The ecosystem’s non-equilibrium states have two options recession or development accordingly a species or an individual organism can either have a negative or positive long-term or short-term EROEI.

  • A species is defined as one only if it reaches equilibrium at any trophic position.
  • An Apex Predator species is a predator residing at the top of a food chain upon which no other creatures prey.
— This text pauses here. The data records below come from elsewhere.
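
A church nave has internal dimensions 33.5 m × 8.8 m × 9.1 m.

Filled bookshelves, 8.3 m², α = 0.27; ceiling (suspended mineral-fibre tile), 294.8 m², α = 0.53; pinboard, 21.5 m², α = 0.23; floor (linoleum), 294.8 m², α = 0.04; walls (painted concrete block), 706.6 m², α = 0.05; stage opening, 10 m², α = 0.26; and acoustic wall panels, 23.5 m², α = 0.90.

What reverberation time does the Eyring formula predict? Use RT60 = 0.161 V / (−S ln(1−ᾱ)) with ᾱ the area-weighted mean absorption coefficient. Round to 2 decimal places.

Total surface area S = 8.3 + 294.8 + 21.5 + 294.8 + 706.6 + 10 + 23.5 = 1359.5 m².
Absorption A = 8.3×0.27 + 294.8×0.53 + 21.5×0.23 + 294.8×0.04 + 706.6×0.05 + 10×0.26 + 23.5×0.90 = 234.302 sabins.
ᾱ = 234.302 / 1359.5 = 0.1723.
Eyring denominator: −S ln(1−ᾱ) = 257.088.
V = 33.5 × 8.8 × 9.1 = 2682.68 m³.
RT60 = 0.161 × 2682.68 / 257.088 = 1.68 s.

1.68 s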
Apex predators are usually defined in terms of trophic dynamics, meaning that apex-predator species occupy the highest trophic level or levels and play a crucial role in maintaining the health of their ecosystems. 
  • An Apex Consumer species is defined as one only if it reaches equilibrium at the highest trophic position possible: An Apex Consumer is a non-predatory species that have no intraspecies competitors/predators and therefore position at the top of the food chain of its climax community (the carrying capacity of a biological species in an environment is the maximum population size of the species that the environment can sustain indefinitely, given the food, habitat, water, and other necessities available in the environment).

A species that reach the level of Apex Consumer will include all of the following characteristics:

  • The species size, weight, morphology and physiology will reach a constant static state
  • The species lifespan and longevity are extended to the maximum
  • The species as whole and most individuals will maintain consistent level of positive EROEI short-term (weekly/monthly) and long-term (yearly/lifetime).
  • Reach and maintain an optimal size for maintaining the surplus (largest size possible for an organism while maintaining the maximal state of equilibrium)
  • Energy used to make each individual is high
  • Few offspring are produced
  • Late maturity, often after a prolonged period of parental care
  • Long life expectancy
  • Individuals can reproduce more than once in their lifetime
  • Most individuals live near to the maximum lifespan

The only way a species can maximize its energetic equilibrium is by reducing the energy invested in the necessity (productive activities):
Eating, mating and ensuring the survival of the minimum number of offspring’s that is required for maintaining the population size equilibrium in the climax community (maintain its trophic level of an Apex Consumer).

Minimalize the energy wasted on unproductive activities such as fighting, hiding, escaping etc. and counter-wellbeing lack of activities (sleeping, socializing etc.)
Every activity other than the necessity can jeopardize its energetic equilibrium constant; these activities are all the activities that result in a negative EROEI and are not directly contribute for eating, mating and parenting and the wellbeing activities involved (foraging, sleeping, playing, socializing etc.).

These activities are all related for a non-equilibrium state of a species and a non-equilibrium state of its environment (a state of disturbance or a state of succession) this activities are all related for Intraspecies and interspecies competition (resources, space, mating) and basic survival (not being injured or killed).

  • Every strategy to address this kind of state is considered a non-equilibrium strategy:
    Any type of social organization that consist outside the period of mating and parenting that is higher than a core family (one male and one female)
  • Any need to invest high levels of energy before every cycle of breading in finding and winning a mate etc.
  • With no need to develop social strategies an Apex Consumer invest in the individuals of the species to ensure both genders will have maximum level of equilibrium, it means that both genders have equal size, weight, morphology and physiology in a constant static state as well as life histories, longevity and maximal lifespan.

The highest level of energetic equilibrium that can be reached by a species is the ability to maintain consistent positive daily EROEI 365 days a year throughout its total lifespan. Only a species that can maintain the highest level of energetic equilibrium for long periods can reach the maximum extended longevity, lifespan and life histories.